As “the plot thickens” (not), Wonka offers five chocolate bars to all his fans, which will be found in random sales, and which will each contain one golden ticket for a tour of his chocolate factory. Charlie finally wins the fifth, and Grandpa Joe accompanies him on the trip, thanks to the treehouse grandparents chipping in expenses. For Charlie, just having an early birthday Wonka bar is almost enough. The Act II shenanigans at the brightly-lit candy land-factory are much more pleasant than the tree bed and cabbages. The other four contestants, who already won the tour and a lifetime supply of Wonka chocolate, and who compete for a mystery top prize, are over-the-top, obnoxiously behaved, spoiled brats, accompanied by a mother or father, who’s either put upon or off-putting. Augustus Gloop and Mrs. Gloop (F. Michael Haynie and Kathy Fitzgerald) trot out in German costumes full of roped sausages and yodeling outfits. Veruca Salt and Mr. Salt (Emma Pfaeffle and Ben Crawford) prance out in Veruca’s Russian ballet tutu, her doting father in a suit. Violet Beauregarde and Mr. Beauregarde (Trista Dollison and Alan H. Green) pop out in bubble gum mania. Mike Teavee and Mrs. Teavee (Michael Wartella and Jackie Hoffman) are the “pièces de résistance” of this show. Ms. Hoffman, always hilarious, plays the mostly inebriated and medicated mother to a very annoying, big boy. These four young adult actors as Charlie’s competitors are perfectly suited for the overly showcased roles.

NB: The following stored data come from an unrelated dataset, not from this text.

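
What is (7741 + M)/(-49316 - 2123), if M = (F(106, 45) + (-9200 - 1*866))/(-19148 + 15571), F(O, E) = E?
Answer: -27699578/183997303 ≈ -0.15054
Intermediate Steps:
M = 10021/3577 (M = (45 + (-9200 - 1*866))/(-19148 + 15571) = (45 + (-9200 - 866))/(-3577) = (45 - 10066)*(-1/3577) = -10021*(-1/3577) = 10021/3577 ≈ 2.8015)
(7741 + M)/(-49316 - 2123) = (7741 + 10021/3577)/(-49316 - 2123) = (27699578/3577)/(-51439) = (27699578/3577)*(-1/51439) = -27699578/183997303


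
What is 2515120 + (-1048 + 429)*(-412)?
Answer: 2770148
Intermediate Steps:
2515120 + (-1048 + 429)*(-412) = 2515120 - 619*(-412) = 2515120 + 255028 = 2770148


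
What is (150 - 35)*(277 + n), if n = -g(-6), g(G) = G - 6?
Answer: 33235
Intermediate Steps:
g(G) = -6 + G
n = 12 (n = -(-6 - 6) = -1*(-12) = 12)
(150 - 35)*(277 + n) = (150 - 35)*(277 + 12) = 115*289 = 33235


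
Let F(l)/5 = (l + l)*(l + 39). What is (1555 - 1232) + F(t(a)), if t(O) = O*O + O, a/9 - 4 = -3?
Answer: 116423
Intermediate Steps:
a = 9 (a = 36 + 9*(-3) = 36 - 27 = 9)
t(O) = O + O² (t(O) = O² + O = O + O²)
F(l) = 10*l*(39 + l) (F(l) = 5*((l + l)*(l + 39)) = 5*((2*l)*(39 + l)) = 5*(2*l*(39 + l)) = 10*l*(39 + l))
(1555 - 1232) + F(t(a)) = (1555 - 1232) + 10*(9*(1 + 9))*(39 + 9*(1 + 9)) = 323 + 10*(9*10)*(39 + 9*10) = 323 + 10*90*(39 + 90) = 323 + 10*90*129 = 323 + 116100 = 116423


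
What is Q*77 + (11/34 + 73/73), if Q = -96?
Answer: -251283/34 ≈ -7390.7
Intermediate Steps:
Q*77 + (11/34 + 73/73) = -96*77 + (11/34 + 73/73) = -7392 + (11*(1/34) + 73*(1/73)) = -7392 + (11/34 + 1) = -7392 + 45/34 = -251283/34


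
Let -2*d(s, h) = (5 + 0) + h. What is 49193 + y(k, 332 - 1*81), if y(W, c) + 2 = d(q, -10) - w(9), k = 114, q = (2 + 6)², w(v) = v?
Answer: 98369/2 ≈ 49185.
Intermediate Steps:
q = 64 (q = 8² = 64)
d(s, h) = -5/2 - h/2 (d(s, h) = -((5 + 0) + h)/2 = -(5 + h)/2 = -5/2 - h/2)
y(W, c) = -17/2 (y(W, c) = -2 + ((-5/2 - ½*(-10)) - 1*9) = -2 + ((-5/2 + 5) - 9) = -2 + (5/2 - 9) = -2 - 13/2 = -17/2)
49193 + y(k, 332 - 1*81) = 49193 - 17/2 = 98369/2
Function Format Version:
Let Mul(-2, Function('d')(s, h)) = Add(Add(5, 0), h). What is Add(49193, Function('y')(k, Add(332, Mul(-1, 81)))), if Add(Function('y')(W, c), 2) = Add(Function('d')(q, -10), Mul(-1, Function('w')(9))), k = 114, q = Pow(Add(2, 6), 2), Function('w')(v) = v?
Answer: Rational(98369, 2) ≈ 49185.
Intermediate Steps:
q = 64 (q = Pow(8, 2) = 64)
Function('d')(s, h) = Add(Rational(-5, 2), Mul(Rational(-1, 2), h)) (Function('d')(s, h) = Mul(Rational(-1, 2), Add(Add(5, 0), h)) = Mul(Rational(-1, 2), Add(5, h)) = Add(Rational(-5, 2), Mul(Rational(-1, 2), h)))
Function('y')(W, c) = Rational(-17, 2) (Function('y')(W, c) = Add(-2, Add(Add(Rational(-5, 2), Mul(Rational(-1, 2), -10)), Mul(-1, 9))) = Add(-2, Add(Add(Rational(-5, 2), 5), -9)) = Add(-2, Add(Rational(5, 2), -9)) = Add(-2, Rational(-13, 2)) = Rational(-17, 2))
Add(49193, Function('y')(k, Add(332, Mul(-1, 81)))) = Add(49193, Rational(-17, 2)) = Rational(98369, 2)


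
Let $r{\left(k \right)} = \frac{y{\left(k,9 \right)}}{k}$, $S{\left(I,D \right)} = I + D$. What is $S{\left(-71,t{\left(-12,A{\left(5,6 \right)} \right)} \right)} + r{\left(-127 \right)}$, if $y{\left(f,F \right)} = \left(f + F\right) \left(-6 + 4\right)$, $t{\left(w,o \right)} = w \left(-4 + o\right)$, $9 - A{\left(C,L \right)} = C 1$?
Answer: $- \frac{9253}{127} \approx -72.858$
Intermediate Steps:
$A{\left(C,L \right)} = 9 - C$ ($A{\left(C,L \right)} = 9 - C 1 = 9 - C$)
$y{\left(f,F \right)} = - 2 F - 2 f$ ($y{\left(f,F \right)} = \left(F + f\right) \left(-2\right) = - 2 F - 2 f$)
$S{\left(I,D \right)} = D + I$
$r{\left(k \right)} = \frac{-18 - 2 k}{k}$ ($r{\left(k \right)} = \frac{\left(-2\right) 9 - 2 k}{k} = \frac{-18 - 2 k}{k}$)
$S{\left(-71,t{\left(-12,A{\left(5,6 \right)} \right)} \right)} + r{\left(-127 \right)} = \left(- 12 \left(-4 + \left(9 - 5\right)\right) - 71\right) - \left(2 + \frac{18}{-127}\right) = \left(- 12 \left(-4 + \left(9 - 5\right)\right) - 71\right) - \frac{236}{127} = \left(- 12 \left(-4 + 4\right) - 71\right) + \left(-2 + \frac{18}{127}\right) = \left(\left(-12\right) 0 - 71\right) - \frac{236}{127} = \left(0 - 71\right) - \frac{236}{127} = -71 - \frac{236}{127} = - \frac{9253}{127}$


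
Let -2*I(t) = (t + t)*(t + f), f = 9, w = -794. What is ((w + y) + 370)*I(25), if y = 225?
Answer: 169150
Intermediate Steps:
I(t) = -t*(9 + t) (I(t) = -(t + t)*(t + 9)/2 = -2*t*(9 + t)/2 = -t*(9 + t))
((w + y) + 370)*I(25) = ((-794 + 225) + 370)*(-1*25*(9 + 25)) = (-569 + 370)*(-1*25*34) = -199*(-850) = 169150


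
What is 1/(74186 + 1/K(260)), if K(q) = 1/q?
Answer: 1/74446 ≈ 1.3433e-5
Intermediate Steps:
1/(74186 + 1/K(260)) = 1/(74186 + 1/(1/260)) = 1/(74186 + 260) = 1/74446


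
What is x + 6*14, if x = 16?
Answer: 100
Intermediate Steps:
x + 6*14 = 16 + 6*14 = 16 + 84 = 100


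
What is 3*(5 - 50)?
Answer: -135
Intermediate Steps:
3*(5 - 50) = 3*(-45) = -135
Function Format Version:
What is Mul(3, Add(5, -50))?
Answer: -135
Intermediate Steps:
Mul(3, Add(5, -50)) = Mul(3, -45) = -135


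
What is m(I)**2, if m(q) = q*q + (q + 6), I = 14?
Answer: 46656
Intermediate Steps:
m(q) = 6 + q + q**2 (m(q) = q**2 + (6 + q) = 6 + q + q**2)
m(I)**2 = (6 + 14 + 14**2)**2 = (6 + 14 + 196)**2 = 216**2 = 46656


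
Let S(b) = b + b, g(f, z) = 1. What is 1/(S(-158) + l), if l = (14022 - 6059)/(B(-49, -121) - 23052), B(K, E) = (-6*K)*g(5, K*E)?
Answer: -22758/7199491 ≈ -0.0031611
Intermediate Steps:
S(b) = 2*b
B(K, E) = -6*K (B(K, E) = -6*K*1 = -6*K)
l = -7963/22758 (l = (14022 - 6059)/(-6*(-49) - 23052) = 7963/(294 - 23052) = 7963/(-22758) = 7963*(-1/22758) = -7963/22758 ≈ -0.34990)
1/(S(-158) + l) = 1/(2*(-158) - 7963/22758) = 1/(-316 - 7963/22758) = 1/(-7199491/22758) = -22758/7199491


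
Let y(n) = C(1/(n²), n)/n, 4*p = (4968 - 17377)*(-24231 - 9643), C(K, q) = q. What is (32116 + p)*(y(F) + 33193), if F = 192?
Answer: 3489278012605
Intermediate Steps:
p = 210171233/2 (p = ((4968 - 17377)*(-24231 - 9643))/4 = (-12409*(-33874))/4 = (¼)*420342466 = 210171233/2 ≈ 1.0509e+8)
y(n) = 1 (y(n) = n/n = 1)
(32116 + p)*(y(F) + 33193) = (32116 + 210171233/2)*(1 + 33193) = (210235465/2)*33194 = 3489278012605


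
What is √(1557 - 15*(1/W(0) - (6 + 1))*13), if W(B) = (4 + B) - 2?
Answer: √11298/2 ≈ 53.146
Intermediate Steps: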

Basil Twist, the theatrical puppet-maker and puppeteer, has the ensemble in all-black jumpsuits, showing their full heads and manipulating tiny bodies and limbs in front to make them into faux little people. The kids in the audience loved these Oompa Loompas and their related song, but this skit seemed creepy, although unique. Jack O’Brien has directed for a plodding Act I and a pulsating Act II, all with a very dark side. Dark chocolate all around, one might say. But Mr. O’Brien keeps Mr. Borle front and center, with outsized personality and pretty good vocals, entertaining the enthused young audience and even the actors, who were ebullient. Joshua Bergasse, a busy choreographer these days, set up some breezy dance confections, particularly late in the show. Mark Thompson’s scenery and costumes in Act II were astounding, with the factory exploding with squirrels or flooding in motion or bursting into floral desserts. The psychedelic color scheme here was magnetic. Sound, lighting, orchestrations, and projections all expanded the experience, mainly for the kids who knew and love the book and movie. But, David Greig’s book, Marc Shaiman’s music, and the Wittman/Shaiman lyrics are far less than riveting. Maybe a Wonka chocolate bar should have been attached to each ticket to sweeten the show.